July 21, 2023
Disclosures Under FASB’s New Standards on Reverse Factoring Programs
Supply chain financing has been a disclosure hot topic for a while now. In late 2022, FASB issued new standards that require qualitative and quantitative disclosure about reverse factoring arrangements and updated quarterly disclosure of a company’s outstanding balance of obligations. With one exception, the new standards were effective for fiscal years ending after December 15, 2022, including the interim quarterly periods, and apply retrospectively to each period in which a balance sheet is presented.
This alert from Morgan Lewis discusses findings from new disclosures under these standards, and it sounds like they run the gamut:
Several companies have disclosed their reverse factoring arrangements since the standards went into effect. Among the disclosing companies, some report reverse factoring programs that constitute a majority of their total money due to suppliers, whereas some report these programs as a small percentage of their overall accounts payable.
Companies also differ in how much information they disclose about these programs—some companies report the existence of supplier finance programs in their periodic reports along with the related financial metrics, while some others have only disclosed that they have these arrangements and that the outstanding payment obligations under them are not material to the company’s financial statements.
In light of the diverse approaches both in the use of supply chain financing and in related disclosure, companies need to be thoughtful about their disclosure approach. Here’s more from the alert:
Per FASB, an entity can determine the level of disclosure necessary to enhance transparency of their use of reverse factoring programs—for example, a company can aggregate its disclosures if it uses more than one reverse factoring program so long as such programs do not have substantially different characteristics.

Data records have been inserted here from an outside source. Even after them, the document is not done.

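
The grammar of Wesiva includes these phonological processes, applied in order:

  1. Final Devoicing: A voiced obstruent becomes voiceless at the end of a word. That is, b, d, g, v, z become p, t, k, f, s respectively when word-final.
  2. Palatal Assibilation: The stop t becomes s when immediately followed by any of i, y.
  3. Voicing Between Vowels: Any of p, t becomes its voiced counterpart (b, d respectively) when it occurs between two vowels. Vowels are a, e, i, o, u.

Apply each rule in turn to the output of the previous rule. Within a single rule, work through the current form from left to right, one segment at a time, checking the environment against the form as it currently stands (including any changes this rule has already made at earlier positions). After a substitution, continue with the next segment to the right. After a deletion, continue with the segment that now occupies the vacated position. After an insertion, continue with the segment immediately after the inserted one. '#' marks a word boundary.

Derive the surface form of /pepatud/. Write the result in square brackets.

[pebadut]

1 Final Devoicing: [pepatud] → [pepatut]
2 Palatal Assibilation: no change — [pepatut]
3 Voicing Between Vowels: [pepatut] → [pebadut]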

Disclosure should support the goal of allowing a user of a company’s financial statement to understand the nature and magnitude of a company’s reverse factoring programs, including activity during the period and changes from one period to the next.
Companies with supply chain financing should think about reverse factoring programs more carefully and holistically, alongside their other debt financing arrangements. As supply chain financing continues to receive more attention from investors, accountants, and regulators, companies should include the programs in their normal reporting and treasury processes.